The brand magazine has played a really interesting role in the content marketing boom we’ve seen over the last half decade. As people continue to declare print dead, brands are still lining up to produce expensive glossy magazines. Why? Because they look great, and the content is (usually) good.
Yet that creative ambition comes with a lot of risk. If you’re just handing out a free magazine as a piece of marketing collateral, it can be tough to tell what impact it has on your business. It’s feasible for B2B companies like Contently, since we’re able to attribute the ROI of direct mail campaigns that include our magazine, Contently Quarterly. But for B2C brands like Uber, Amtrak, and Airbnb, tracking ROI is much more opaque.
Last month, Airbnb may have unlocked a solution to that problem: charging subscribers a small fee ($15 for six issues) in line with what other major publishers bill their readers. There’s no guarantee the move pays off, but it’s a good example of how brands are operating with a more business-focused approach. Headlined by Airbnb’s new venture, here’s a look at some of May’s best content marketing.

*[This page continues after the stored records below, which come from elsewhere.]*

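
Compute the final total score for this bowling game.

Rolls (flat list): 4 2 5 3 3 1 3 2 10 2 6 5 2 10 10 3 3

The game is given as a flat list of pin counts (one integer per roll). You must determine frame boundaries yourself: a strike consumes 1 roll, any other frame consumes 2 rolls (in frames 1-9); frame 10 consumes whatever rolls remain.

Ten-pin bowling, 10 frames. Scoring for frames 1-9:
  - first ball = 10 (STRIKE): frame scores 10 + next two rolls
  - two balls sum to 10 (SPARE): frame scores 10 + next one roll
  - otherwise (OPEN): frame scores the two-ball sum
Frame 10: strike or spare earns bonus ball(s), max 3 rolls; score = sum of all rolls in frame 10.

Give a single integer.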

This isn’t Airbnb’s first foray into print. In 2014, the company published Pineapple, a travel magazine distributed to 18,000 of its hosts. But Pineapple got canned after only one issue due to wary executives, according to The Wall Street Journal.
Close to three years later, the home-rental brand is back in the print business. This time, it has more of a plan. Airbnb partnered with Hearst on Airbnbmag, bringing in a level of editorial savvy unmatched in most content marketing projects. The debut issue has a guaranteed circulation of 350,000 and features interviews with Elon Musk and Issa Rae. A second issue has already been slated for September.
Investing in a magazine will always be dangerous, but it seems like Airbnb took the right steps to address its past mistakes. For that, there’s reason to be optimistic.
Andreessen Horowitz: AI Playbook
Don’t expect the business world’s obsession with artificial intelligence to slow down any time soon. As Contently tech editor Dillon Baker pointed out in a recent article, “AI is the next major step in computing, and it’s hard to imagine what industry it won’t impact.”
The big challenge brands now face is figuring out how to use this powerful technology. VC firm Andreeseen Horowitz, which invests in AI companies like Arimo and Anki, just gifted the internet a thorough guide for all of our basic intelligence needs. As the site makes clear, “We do not assume you have a computer science degree.” What follows is a mixture of how-tos, sample code, datasets, and dozens of AI resources to help up-and-coming entrepreneurs use AI to their advantage.
Google & UNHCR: Searching for Syria
Google has always had the potential to power great content. Its suite of tools gives storytellers the data and technology they need to tell important stories. In late May, the United Nations High Commissioner for Refugees did just that, partnering with Google on an elegantly designed microsite that details the political history and humans rights issues in Syria.
In traditional journalism, this kind of story gets drowned in a collection of global chaos. What separates “Searching for Syria” from other types of service content is the depth of the storytelling. There’s a nice balance of trend data, maps, video clips, and individual stories. Each piece of information gets packaged on its own slide, which makes the project very easy to read. And at the end, there’s a clear call-to-action page that gives the user options to donate money, share the post on social, or join the UNHCR.
Take Note: Notes – A Life Story, a Love Story
In theory, smartphones should’ve made notepads completely obsolete. Why pay five bucks for a stack of post-its when you can type your to-do list right onto your phone? Digital notes won’t get lost in the cloud. If you misspell a word or copy down a phone number incorrectly, you won’t waste paper. It just makes more sense. Yet, notepads still have appeal.
This four-minute video from Take Notes squeezes out that appeal for all its worth. The clip follows a couple over the course of their entire relationship, showing us their progression (and digression) from dating to marriage to parenthood through the notes they leave each other. The emotional resonance sneaks up on you (although—spoiler —Tina really should have told Rob she was pregnant in person). It may be impractical and overly sentimental, but leaving a handwritten note for someone carries a personal touch that gets lost during text messages, and calling that out in a video like this makes for smart brand storytelling.